Long seconds like hours passed before the doctor, who had seemed so smart until now, found him lying there in the unwelcome spotlight.

“What took you so long?” he demanded when her youthful figure materialized at his feet. Her bobbed hair from this angle looked like a tortoise shell. He thought she was frowning at him. He wasn’t sure. The glare made him squint. “Move any slower and I’ll be dead before you cross the room.”

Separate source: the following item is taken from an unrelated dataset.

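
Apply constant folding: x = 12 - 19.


12 - 19 = -7 at compile time
Optimized: x = -7


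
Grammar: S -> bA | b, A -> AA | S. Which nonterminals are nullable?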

“Oh, Garner! What happened?” Cat knelt beside him and started acting like a doctor of the most irritating variety, touching his forehead and his wrist and asking him questions with a tone and vocabulary suitable for a kindergartener. He answered her clearly, but she kept saying,
“What? What?”

“You got wax in your ears?” Garner demanded.

Doctors, of course, were not obligated to answer their patients’ questions. She rose and stepped over his body and strode to the window with such authority that her stomping boots seemed to come down right on Garner’s temples. She yanked the curtains’ cord, and the fabric obeyed the order to close.

The relief of a dim room took the edge off his annoyance.

“There will be no trip to the ranch for you today,” she said.

“The dead aren’t in a hurry,” Garner murmured.

“Abel’s not dead, Garner.”

“Yes, he is.”

“No, he’s not. I’m sorry.”

The apology confused Garner. People didn’t apologize for someone kicking death in the teeth. But on second thought, he wasn’t too pleased by the news.

Cat said, as if he hadn’t computed her meaning, “Your daughter is not a widow.”

“I heard ya.” Garner gripped his head with both hands. He thought he might throw up again. “He’s not dead, says who?”

“Says a friend of mine at the county medical examiner’s office. I called this morning.”